Der Wirkstoffname Amphetamin ist die Kurzversion der chemischen Bezeichnung alpha-Methylphenethylamin und beschreibt einen synthetisch hergestellten Stoff aus der Gruppe der Phenylethylamine, welcher im Körper eine nicht-halluzinogene stimulierende Wirkung hat.
Die verschiedenen Amphetamine haben eine Menge Wirkungen und sind in ihrer Geschichte als Arzneimittel für viele verschiedene Indikationen verwendet worden - heutzutage gibt es aufgrund des enormen Suchtpotenzials keine medizinische Indikation mehr.
Als Droge sind die Amphethamine auch unter dem Namen "Speed" bekannt - auch das MDMA (Methylendioxymetamphetamin) ist ein bekannter Vertreter dieser Substanzklasse.
Pharmakologische Wirkung
Ihre pharmakologische Wirkung entfalten die Amphetamine durch ihre Verwandtschaft mit dem Adrenalin des Körpers und über die Freisetzung der Neurotransmitter Noradrenalin und Dopamin im Zentralen Nervensystem.
Sie gehören somit in die pharmakologische Gruppe der Sympathomimetika.
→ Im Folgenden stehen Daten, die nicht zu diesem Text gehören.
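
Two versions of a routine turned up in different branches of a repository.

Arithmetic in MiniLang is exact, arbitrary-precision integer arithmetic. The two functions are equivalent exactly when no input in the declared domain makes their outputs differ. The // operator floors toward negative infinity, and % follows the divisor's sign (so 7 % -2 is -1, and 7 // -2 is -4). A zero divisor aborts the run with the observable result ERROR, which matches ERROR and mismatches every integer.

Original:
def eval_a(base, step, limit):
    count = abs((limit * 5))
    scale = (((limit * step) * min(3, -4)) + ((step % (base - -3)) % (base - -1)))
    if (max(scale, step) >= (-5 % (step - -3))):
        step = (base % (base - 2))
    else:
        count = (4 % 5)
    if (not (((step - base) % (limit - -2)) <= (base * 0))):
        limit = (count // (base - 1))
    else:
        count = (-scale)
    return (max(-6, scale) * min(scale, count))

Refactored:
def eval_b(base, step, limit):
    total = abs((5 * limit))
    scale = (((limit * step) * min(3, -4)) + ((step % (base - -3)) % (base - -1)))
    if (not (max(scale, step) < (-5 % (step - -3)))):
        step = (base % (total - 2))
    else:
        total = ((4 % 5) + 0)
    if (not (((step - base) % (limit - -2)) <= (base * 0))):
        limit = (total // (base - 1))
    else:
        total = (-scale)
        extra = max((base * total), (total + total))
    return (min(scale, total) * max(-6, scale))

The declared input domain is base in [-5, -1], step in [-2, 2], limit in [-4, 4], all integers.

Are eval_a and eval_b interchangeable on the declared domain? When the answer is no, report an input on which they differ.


Try base=-5, step=-2, limit=3.
eval_a: count = 15; scale = 24; (max(scale, step) >= (-5 % (step - -3))) -> true; step = -5; (not (((step - base) % (limit - -2)) <= (base * 0))) -> false; count = -24; return -576
eval_b: total = 15; scale = 24; (not (max(scale, step) < (-5 % (step - -3)))) -> true; step = 8; (not (((step - base) % (limit - -2)) <= (base * 0))) -> true; limit = -3; return 360
-576 against 360: the behavior changed.
verdict: not equivalent; witness: base=-5, step=-2, limit=3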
In der Körperperipherie haben die Amphetamine eine deutliche direkte adrenerge Wirkung: Blutgefäße werden verengt, Herzschlag und Blutdruck gesteigert, die Bronchien werden erweitert zur vermehrten Sauerstoffaufnahme und Schleimhäute schwillen ab. All dies und viele weitere Teilwirkungen sind Bestandteil des Fight-or-Flight-Systems unseres autonomen Nervensystems, des Sympathikus.
Dieser wird dann aber vor allem noch einmal direkt stimuliert im Zentralen Nervensystem: Als "Weckamine" gehen die Amphetamine problemlos über die Blut-Hirn-Schranke ins Gehirn und setzen hier aus den Speichern von Nervenzellendigungen Noradrenalin und Dopamin frei. Ebenso wie das Coffein wirken die Amphetamine dabei bei ermüdeten Personen deutlicher als im hellwachen Zustand. Die Müdigkeit verschwindet, die Stimmung wird angehoben, eventuell kommt es zu Euphorie, die durch Ermüdung herabgesetzte Leistungsfähigkeit wird für einige Stunden wiederhergestellt.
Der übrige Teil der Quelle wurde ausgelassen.